My first foray into “MMOs” goes back to the days of me playing on a SMAUG-based MUD called Realms of Despair. Unlike most people who started playing the game, I wasn’t introduced to RoD until I was in my second year of college thanks to a long-time online friend who had played it for a couple of years before I started. Before that, I played classic FPS games such as Doom and Duke Nukem 3D, as well as Descent (all three titles, though the third installment was severely underwhelming) so I wasn’t completely new to the types of folks you’ll encounter in various facets of online gaming. Doom, Duke Nukem, and Descent were pretty straightforward games… you ran around until you found you opponent and blew them to Hell and back.
The class I started playing on RoD, oddly enough, was a vampire. Queue the “lol emo” comments, but for the MUD that was actually a decent all-around class to start playing the game with, as you didn’t have to worry about being overly squishy (like a mage) or constantly running out of mana (since your ‘energy’ was gained from leeching life out of enemies). It was there I learned concepts of “aggro”, “damage”, and group play–things you’d find in a regular graphical MMO today. It was also the game where I learned the beginnings of situational awareness. You see, since RoD was text-based, there weren’t any telegraphs or graphical warning signs to tell you when things were going to go south while fighting a particular mob. You had to pay attention to the scrolling text for emotes or room descriptions that warned you about a particular ability or danger ahead, or else you could find yourself without weapons, armor, or your life.

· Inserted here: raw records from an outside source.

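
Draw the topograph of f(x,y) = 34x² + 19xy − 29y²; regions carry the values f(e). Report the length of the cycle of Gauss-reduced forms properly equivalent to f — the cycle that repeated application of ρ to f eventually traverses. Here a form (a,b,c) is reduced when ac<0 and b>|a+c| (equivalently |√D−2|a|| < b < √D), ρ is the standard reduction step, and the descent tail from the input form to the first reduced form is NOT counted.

D = 4305, ⌊√D⌋ = 65
river: ρ → (-29,39,24)
river: ρ → (24,57,-11)
river: ρ → (-11,53,34)
river: ρ → (34,15,-30)
river: ρ → (-30,45,19)
river: ρ → (19,31,-44)
river: ρ → (-44,57,6)
river: ρ → (6,63,-14)
river: ρ → (-14,49,34)
river: ρ → (34,19,-29)
ρ-cycle length = 10 (tail of 0 descent steps not counted)

10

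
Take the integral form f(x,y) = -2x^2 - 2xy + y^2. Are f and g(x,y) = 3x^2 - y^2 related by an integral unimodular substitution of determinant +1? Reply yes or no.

D₁ = 12, D₂ = 12
river cycle of f (length 2): (1, 2, -2), (-2, 2, 1)
river cycle of g (length 2): (-1, 2, 2), (2, 2, -1)
cycles differ ⇒ inequivalent

no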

It was also the game where my altoholic bug began to manifest itself. By the time I had stopped playing the game nearly six and a half years later, I had leveled or owned over 50 characters, with multiples of each class in some cases. Unlike on WoW and other MMOs, I was able to create characters and trade/give them away. (Password = ownership was the philosophy of that game, and each character had the ability to have their own unique passwords.) One of my favorite classes to level and eventually play at max level was a paladin, which much like its WoW counterpart, could go sword and board for extra survivability, or could go two-handed or dual wield (which makes it more like a warrior or DK in this aspect) for added DPS. Paladins there had some healing capability and other utility (blessings, a “revive” skill) as well.

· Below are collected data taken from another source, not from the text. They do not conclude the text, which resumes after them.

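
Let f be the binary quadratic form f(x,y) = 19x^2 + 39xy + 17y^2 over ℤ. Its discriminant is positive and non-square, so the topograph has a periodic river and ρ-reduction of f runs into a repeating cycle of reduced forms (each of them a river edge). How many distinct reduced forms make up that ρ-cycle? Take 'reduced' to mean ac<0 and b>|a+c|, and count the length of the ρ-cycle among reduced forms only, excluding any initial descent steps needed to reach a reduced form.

D = 229, ⌊√D⌋ = 15
descent: ρ → (17,-5,-3)
descent: ρ → (-3,11,9)  [lands on river]
river: ρ → (9,7,-5)
river: ρ → (-5,13,3)
river: ρ → (3,11,-9)
river: ρ → (-9,7,5)
river: ρ → (5,13,-3)
ρ-cycle length = 6 (tail of 2 descent steps not counted)

6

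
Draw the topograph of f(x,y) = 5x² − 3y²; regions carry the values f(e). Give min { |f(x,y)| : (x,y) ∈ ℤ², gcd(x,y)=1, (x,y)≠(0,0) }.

descent: ρ → (-3,6,2)  [lands on river]
river: ρ → (2,6,-3)
closes: descent 1, river 2
min |a| on river = 2

2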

When I later emigrated over to MMOs, the first class I picked up in a game called Runes of Magic was the Knight, which when you cross-classed it with their Priest, was essentially a protection paladin. It did pathetic damage in raids, dungeons, and open world, but you were damn near unkillable and acted as a bastion of light-empowered fortitude for your groups. The reverse combination, Priest/Knight, was one of the best classes for raid healing, though it did share a similar playstyle to the holy paladin outside of being unable to wear plate gear. Eventually I made my way to WoW and fell in love with the Paladin class there, though sometimes it’s waxed and waned depending on whatever stupidassed decisions the devs have handed down with their gameplay. When I hung out in RIFT I enjoyed the hell out of playing the Justicar (Cleric-based tank that was essentially MoP-style Protadin, generating the majority of its threat with self/overheals), ArcheAge I played a tanky-toon for about 20 levels similar to a paladin, and now with my recent foray into Final Fantasy XIV I’m playing, you guessed it, a Paladin as my primary job.

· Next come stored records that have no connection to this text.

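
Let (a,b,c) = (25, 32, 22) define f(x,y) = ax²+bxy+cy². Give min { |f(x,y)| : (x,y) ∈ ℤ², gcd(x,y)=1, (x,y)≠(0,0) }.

translate: b→-18 (≡32 mod 50), so (25,32,22)→(25,-18,15)
flip: (25,-18,15)→(15,18,25)
translate: b→-12 (≡18 mod 30), so (15,18,25)→(15,-12,22)
reduced (well bottom): (15,-12,22) with a≤c, −a<b≤a
well minimum = a = 15

15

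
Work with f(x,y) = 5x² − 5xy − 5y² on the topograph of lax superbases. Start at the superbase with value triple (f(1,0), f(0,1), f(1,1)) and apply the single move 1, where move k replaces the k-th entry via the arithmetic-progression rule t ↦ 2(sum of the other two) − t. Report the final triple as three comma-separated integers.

start (5,-5,-5) = (f(1,0),f(0,1),f(1,1))
replace slot 1: 2·((-5)+(-5)) − 5 = -25 → (-25,-5,-5)

-25,-5,-5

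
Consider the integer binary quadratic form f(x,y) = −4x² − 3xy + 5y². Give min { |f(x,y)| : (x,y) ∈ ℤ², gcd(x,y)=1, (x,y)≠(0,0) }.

descent: ρ → (5,3,-4)  [lands on river]
river: ρ → (-4,5,4)
river: ρ → (4,3,-5)
river: ρ → (-5,7,2)
river: ρ → (2,9,-1)
river: ρ → (-1,9,2)
river: ρ → (2,7,-5)
river: ρ → (-5,3,4)
river: ρ → (4,5,-4)
river: ρ → (-4,3,5)
river: ρ → (5,7,-2)
river: ρ → (-2,9,1)
river: ρ → (1,9,-2)
river: ρ → (-2,7,5)
closes: descent 1, river 14
min |a| on river = 1

1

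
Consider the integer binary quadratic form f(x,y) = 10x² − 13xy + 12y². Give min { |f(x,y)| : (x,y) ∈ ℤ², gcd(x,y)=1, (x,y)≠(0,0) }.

translate: b→7 (≡-13 mod 20), so (10,-13,12)→(10,7,9)
flip: (10,7,9)→(9,-7,10)
reduced (well bottom): (9,-7,10) with a≤c, −a<b≤a
well minimum = a = 9

9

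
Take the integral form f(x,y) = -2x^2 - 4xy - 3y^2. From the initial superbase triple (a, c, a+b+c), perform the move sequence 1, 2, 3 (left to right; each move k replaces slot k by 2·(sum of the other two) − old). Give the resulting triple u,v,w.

start (-2,-3,-9) = (f(1,0),f(0,1),f(1,1))
replace slot 1: 2·((-3)+(-9)) − (-2) = -22 → (-22,-3,-9)
replace slot 2: 2·((-22)+(-9)) − (-3) = -59 → (-22,-59,-9)
replace slot 3: 2·((-22)+(-59)) − (-9) = -153 → (-22,-59,-153)

-22,-59,-153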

I still haven’t nailed down what exactly it is about the paladin class that draws me to it, but I can absolutely say without a doubt that I enjoy tanking in general, and not JUST because I can level faster via dungeon grinding. Perhaps that’s the biggest draw of it to me, but I just love being a plate wearing badass with a huge shield and sword/mace in hand, ready to be the frontline for the rest of my friends/groups. How about you?